Hanging around such attitudes began to chip at the edges of my veneer. Plus dressing in holy images was wearing me out. With others championing my cause, step by step I began to inch my way toward my rightful place as a member of the human race in a broken world, caught with everyone else in a cycle of woundedness, like everyone else longing to be known and, being known, accepted and loved.

Ten years ago, with others, I helped to plan a class built on the Twelve Steps. We sought to create a space where people could talk freely about their struggles and triumphs. Each week we continue to meet during the Sunday school hour in an office in a corner of the church. We read from a book that combines Scriptures with the Twelve Steps. We talk about how what we have read has challenged us and how we plan to work the wisdom into our everyday lives.

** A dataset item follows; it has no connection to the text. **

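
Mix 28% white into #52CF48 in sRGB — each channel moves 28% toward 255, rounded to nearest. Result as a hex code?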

A friend asked me once where I find true spirituality. My mind immediately went to the people I am with on Sunday mornings—in our Twelve Steps class, in worship service. In these places, I move a little closer to acquiring that most elusive of all spiritual convictions—the conviction that I am loved absolutely and unconditionally by God.

"The root of Christian love," said Thomas Merton, "is not the will to love, but the faith that one is loved by God." And so I have been learning how to serve not in the old way, not out of fear of chaos—a habit that can be traced back to childhood—but rather out of the realization that I am loved.

Each week, at the end of our Twelve Steps class, we hold hands. We say together a simple and familiar prayer: "God grant me the serenity to accept the things I cannot change, the courage to change the things I can, and the wisdom to know the difference." Then we head out to the sanctuary for the worship service.

Standing in the back row, singing, in English and Spanish, I bring "the sacrifice of praise." Amid the din of outside city noises, I look around. Annie Dillard once wrote that she knows enough of God to want to praise him. So do I. And I know enough of these people to want to praise God with them.

—Polly Ann Brown lives in Philadelphia with her husband, Ken. They are members of Norristown (Pa.) New Life Mennonite church. Polly Ann, a semi-retired educator, is writing a children’s book and planning another book encouraging ongoing dialogue among communities, families, educators, and students.